Vente d’un immeuble avec un seul local commercial : le locataire a‑t‑il un droit de préférence ?

Le droit de préférence du locataire (ou droit de préemption) visé par l’article L. 145‑46‑1 du Code de commerce, permet au preneur d’un local commercial d’être prioritaire à l’achat lorsque le bailleur souhaite vendre ces murs. Mais qu’en est‑il lorsque le bailleur vend l’ensemble d’un immeuble, même s’il comporte un seul local commercial ? La Cour de cassation, dans deux arrêts du 19 juin 2025, a tranché en précisant les contours de cette exception. Cet article décrypte ces arrêts et leur portée pratique, tant pour le locataire que pour le bailleur.

Le cadre légal – l’article L. 145‑46‑1 du Code de commerce

Le principe du droit de préférence

Conformément au 1er alinéa de l’article L. 145‑46‑1 du Code de commerce, lorsqu’un bailleur envisage de vendre le local commercial ou artisanal loué, il doit en informer le locataire via une lettre recommandée (ou remise en main propre), cette notification valant offre de vente.
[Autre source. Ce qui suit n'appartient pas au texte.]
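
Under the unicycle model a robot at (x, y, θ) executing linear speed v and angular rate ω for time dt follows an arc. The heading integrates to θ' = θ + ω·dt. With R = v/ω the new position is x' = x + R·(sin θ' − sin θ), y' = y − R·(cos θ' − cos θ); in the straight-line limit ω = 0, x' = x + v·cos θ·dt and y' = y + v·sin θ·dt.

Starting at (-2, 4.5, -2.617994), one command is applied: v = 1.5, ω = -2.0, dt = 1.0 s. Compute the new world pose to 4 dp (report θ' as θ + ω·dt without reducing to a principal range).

θ' = -2.6180 + -2.0·1.0 = -4.6180
R = v/ω = 1.5/-2.0 = -0.7500
x' = -2 + -0.7500·(sin -4.6180 − sin -2.6180) = -3.1217
y' = 4.5 − -0.7500·(cos -4.6180 − cos -2.6180) = 5.0788

(-3.1217, 5.0788, -4.6180)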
Les exceptions prévues par la loi

Le dernier alinéa du même article énonce plusieurs cas où ce droit ne s’applique pas, notamment :

  • Cession unique de plusieurs locaux d’un ensemble commercial

  • Cession unique de locaux commerciaux distincts

  • Cession globale d’un immeuble comprenant des locaux commerciaux,

  • Autres exceptions (ex. : cession au conjoint, ascendants ou descendants)

Clarification jurisprudentielle de juin 2025

Les arrêts de la Cour de cassation du 19 juin 2025

Dans deux arrêts (n° 23‑19.292 et n° 23‑17.604), la 3e chambre civile de la Cour de cassation a jugé que l’exception de cession globale d’un immeuble s’applique même si celui-ci ne comprend qu’un seul local commercial loué. Le droit de préférence du locataire est donc exclu dès lors que le local ne constitue qu’une partie de l’immeuble vendu.

Pourquoi cette lecture ?

  • L’expression « des locaux commerciaux » renvoie à la catégorie générique, indépendamment du nombre effectif de locaux.
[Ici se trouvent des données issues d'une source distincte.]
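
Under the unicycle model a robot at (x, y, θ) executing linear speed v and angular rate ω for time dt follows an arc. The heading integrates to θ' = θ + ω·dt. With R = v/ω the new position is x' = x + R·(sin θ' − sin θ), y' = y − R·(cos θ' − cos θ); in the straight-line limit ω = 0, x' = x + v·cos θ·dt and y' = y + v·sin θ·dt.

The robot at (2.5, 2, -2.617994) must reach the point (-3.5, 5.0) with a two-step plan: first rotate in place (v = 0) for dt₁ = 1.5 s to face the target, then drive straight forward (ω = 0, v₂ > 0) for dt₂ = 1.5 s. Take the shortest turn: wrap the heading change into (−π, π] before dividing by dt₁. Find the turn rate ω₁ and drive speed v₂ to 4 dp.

ω₁ = -0.6582, v₂ = 4.4721

heading to target = atan2(5−2, -3.5−2.5) = 2.6779
Δθ = wrap(2.6779 − -2.6180) = -0.9872; ω₁ = Δθ/dt₁ = -0.6582
distance = √((-3.5−2.5)² + (5−2)²) = 6.7082; v₂ = distance/dt₂ = 4.4721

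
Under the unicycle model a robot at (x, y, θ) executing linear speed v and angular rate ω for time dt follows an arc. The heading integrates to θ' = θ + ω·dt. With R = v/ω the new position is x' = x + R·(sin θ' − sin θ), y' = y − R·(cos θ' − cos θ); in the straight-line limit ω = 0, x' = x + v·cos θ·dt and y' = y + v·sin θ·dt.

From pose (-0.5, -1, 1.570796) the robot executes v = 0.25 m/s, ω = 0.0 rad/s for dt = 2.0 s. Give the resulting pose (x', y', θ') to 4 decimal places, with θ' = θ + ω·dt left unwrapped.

θ' = 1.5708 + 0.0·2.0 = 1.5708
ω = 0 → straight: x' = -0.5 + 0.25·cos(1.5708)·2.0 = -0.5000
y' = -1 + 0.25·sin(1.5708)·2.0 = -0.5000

(-0.5000, -0.5000, 1.5708)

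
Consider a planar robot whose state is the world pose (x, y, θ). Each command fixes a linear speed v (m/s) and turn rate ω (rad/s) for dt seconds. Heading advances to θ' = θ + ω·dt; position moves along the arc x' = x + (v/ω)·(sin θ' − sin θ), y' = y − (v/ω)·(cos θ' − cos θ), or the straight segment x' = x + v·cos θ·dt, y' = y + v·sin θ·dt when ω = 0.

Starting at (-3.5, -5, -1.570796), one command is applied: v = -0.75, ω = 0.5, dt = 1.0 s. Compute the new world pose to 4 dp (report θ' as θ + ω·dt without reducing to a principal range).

(-3.6836, -4.2809, -1.0708)

θ' = -1.5708 + 0.5·1.0 = -1.0708
R = v/ω = -0.75/0.5 = -1.5000
x' = -3.5 + -1.5000·(sin -1.0708 − sin -1.5708) = -3.6836
y' = -5 − -1.5000·(cos -1.0708 − cos -1.5708) = -4.2809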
  • Cette interprétation préserve le droit de propriété du bailleur et la liquidité des cessions immobilières en bloc (Cour de Cassation)

Conséquences pratiques

Pour le bailleur

  • Il n’est plus tenu d’adresser une offre de vente (lettre recommandée) si l’immeuble est cédé en bloc.

  • Cela réduit les risques contentieux liés à la nullité de la vente.

  • Cela simplifie les opérations de vente et sécurise la transaction.

Pour le locataire

  • Le droit légal de préférence est écarté, même s’il souhaite acquérir le seul local.

  • Pour se prémunir, il peut :

    • négocier un pacte de préférence contractuel,

    • insérer une clause de résiliation anticipée, ou

    • obtenir une indemnité d’éviction en cas de changement de destination ou de non-renouvellement.

Recommandations pratiques

  • Bailleurs : veiller à bien intégrer l’exception légale dans les documents notariés, préciser le périmètre de la cession (tous les lots détenus), et supprimer les clauses de purge du droit de préférence inutiles.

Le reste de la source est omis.